Gauss’ Law for electric fields The electric field due to a point charge Q is $E=\frac{Q}{4\pi {\epsilon }_0}\frac{r}{{\left|r\right|}^3}$, where r = 〈x, y, z〉, and ε₀ is a constant.

a.    Show that the flux of the field across a sphere of radius a centered at the origin is ${\displaystyle {\iint }_{S}E\cdot ndS}=\frac{Q}{{\epsilon }_0}$.

b.    Let S be the boundary of the region between two spheres centered at the origin of radius a and b with a < b. Use the Divergence Theorem to show that the net outward flux across S is zero.
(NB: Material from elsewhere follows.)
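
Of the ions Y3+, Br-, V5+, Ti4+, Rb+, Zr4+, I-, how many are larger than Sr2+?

3

Electron counts and nuclear charges: V5+ has 18 e⁻ (Z=23), Ti4+ has 18 e⁻ (Z=22), Zr4+ has 36 e⁻ (Z=40), Y3+ has 36 e⁻ (Z=39), Sr2+ has 36 e⁻ (Z=38), Rb+ has 36 e⁻ (Z=37), Br- has 36 e⁻ (Z=35), I- has 54 e⁻ (Z=53). V5+ < Ti4+ (both 18 e⁻, Z=23>22); Ti4+ < Zr4+ (same group, period 4 vs 5); Zr4+ < Y3+ (isoelectronic, higher Z=40 is smaller); Y3+ < Sr2+ (isoelectronic, higher Z=39 is smaller); Sr2+ < Rb+ (isoelectronic, higher Z=38 is smaller); Rb+ < Br- (both 36 e⁻, Z=37>35); Br- < I- (same group, 1 shell fewer).
Relative to Sr2+, the ions that are larger are Rb+, Br-, I-. That's 3.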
c.    Suppose there is a distribution of charge within a region D Let q(x, y, z) be the charge density (charge per unit volume). Interpret the statement that

${\displaystyle \underset{S}{\iint }E\cdot ndS}=\frac{1}{{\epsilon }_0}{\displaystyle \underset{D}{\iiint }q\left(x,y,z\right)dV.}$

d.    Assuming E satisfies the conditions of the Divergence Theorem on D. conclude from part (c) that $\nabla \cdot E\text{=}\frac{q}{{\epsilon }_0}$.

e.    Because the electric force is conservative, it has a potential function ϕ. From part (d). conclude that ${\nabla }^2\phi =\nabla \cdot \nabla \phi =\frac{q}{{\epsilon }_0}$.